The concentration of non-HDL-C, like LDL-C, may temporarily decrease due to acute infections, myocardial infarction or injury. Higher concentrations can be observed in pregnant women. Accordingly, the assay should be performed in relatively healthy patients. Otherwise, the determination should be done about 6 weeks after disease or giving birth.
-
How is non-HDL cholesterol calculated?
The level of non-HDL cholesterol (non-HDL-C) is calculated from the total cholesterol (TC) and HDL cholesterol (HDL-C) concentrations, using a simple equation:
non-HDL-C = TC - HDL-C
The concentration expressed in mg/dl or mmol/l.
-
Does testing non-HDL-C have some advantages compared to LDL-C?
The concentration of non-HDL-C is considered as a useful parameter in assessing the risk of coronary heart disease, comparable to LDL-C. Adding non-HDL-C to the traditional lipid profile has many advantages:
- Non-HDL-C is calculated from a simple equation, based on total cholesterol and HDL-C levels, thus its measurement is easily available even in small laboratories and doesn't require additional costs.

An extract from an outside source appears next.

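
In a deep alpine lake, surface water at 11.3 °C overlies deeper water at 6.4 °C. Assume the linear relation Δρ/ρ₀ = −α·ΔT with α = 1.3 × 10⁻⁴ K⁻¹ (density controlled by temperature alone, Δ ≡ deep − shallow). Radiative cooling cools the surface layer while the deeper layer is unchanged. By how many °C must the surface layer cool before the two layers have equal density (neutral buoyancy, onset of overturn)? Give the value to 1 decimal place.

With temperature the only control, equal density requires T_surf′ = T_deep.
T_surf′ = 6.4 °C.
Cooling required: 11.3 − 6.4 = 4.9 °C.

4.9 °C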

- It reflects cholesterol levels in all lipoprotein fractions that could increase risk for heart disease.
- In contrast to LDL-C calculated from the Friedewald formula, non-HDL-C concentration is not associated with errors due to high triglycerides (e.g., in patients with diabetes and metabolic syndrome). Furthermore, it is possible to perform this test in patients who have not fasted.
- Several population-based studies have shown a strong correlation between the concentration of non-HDL-C and apoliporotein B (apo B), a protein component of lipoproteins that increases CVD risk. If non-HDL-C is measured, there is no need to measure apo B.
- Patients with elevated levels of non-HDL-C and yet normal levels of LDL-C often have an increased number of LDL particles, increased apo B or increased small, dense LDL particles and these are associated with an increased risk of CVD. Therefore non-HDL-C might be more valuable indicator of cardiovascular risk than LDL-C.
-
What treatments are recommended for high non-HDL-C levels?
Comparable to other lipid disorders, the first steps in the treatment of elevated levels of non-HDL-C are to lose weight, reduce calories in your diet, and substitute polyunsaturated fats for saturated fats. If these steps do not have the desired effects (i.e., lowering your non-HDL-C level and decreasing your heart disease risk), your healthcare practitioner may recommend that you start lipid-lowering therapy with statins.